A Critical Review and Strategic Roadmap of PV Power Forecasting (2016–2026): Addressing Temporal Leakage and Operational Integration Gaps

Photovoltaic (PV) power forecasting plays a central role in power system operation, electricity markets, and the integration of high shares of renewable energy. Over the past decade, forecasting approaches have evolved from classical statistical time-series models to advanced machine learning and deep learning architectures. This review analyses 119 studies published between 2016 and 2026, providing a structured assessment of PV forecasting methodologies, including model types, data requirements, validation strategies, and performance evaluation practices.
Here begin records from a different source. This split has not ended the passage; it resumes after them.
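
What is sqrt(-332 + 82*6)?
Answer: 4*sqrt(10) ≈ 12.649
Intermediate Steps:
sqrt(-332 + 82*6) = sqrt(-332 + 492) = sqrt(160) = 4*sqrt(10)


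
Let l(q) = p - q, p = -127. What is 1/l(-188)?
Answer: 1/61 ≈ 0.016393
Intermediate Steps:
l(q) = -127 - q
1/l(-188) = 1/(-127 - 1*(-188)) = 1/(-127 + 188) = 1/61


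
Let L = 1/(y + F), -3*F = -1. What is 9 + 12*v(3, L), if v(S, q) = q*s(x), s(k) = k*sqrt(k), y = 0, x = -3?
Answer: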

Beyond summarizing existing approaches, the paper identifies three major methodological gaps in the literature: (i) fragmentation of evaluation metrics, which limits cross-study comparability; (ii) insufficient reporting of data preprocessing procedures and temporal leakage prevention; and (iii) limited integration of forecasting accuracy with economic and operational performance metrics. A systematic comparison of representative studies is conducted to highlight dominant modelling trends and persistent limitations. Beyond a descriptive summary, this review highlights significant limitations in methodological reporting across the 119 studies analysed, particularly regarding temporal leakage prevention in Deep Learning-based forecasting. To address these issues, we introduce a reproducibility checklist and propose a strategic roadmap aimed at strengthening the link between statistical accuracy (e.g., RMSE/MAE) and operational relevance in electricity markets.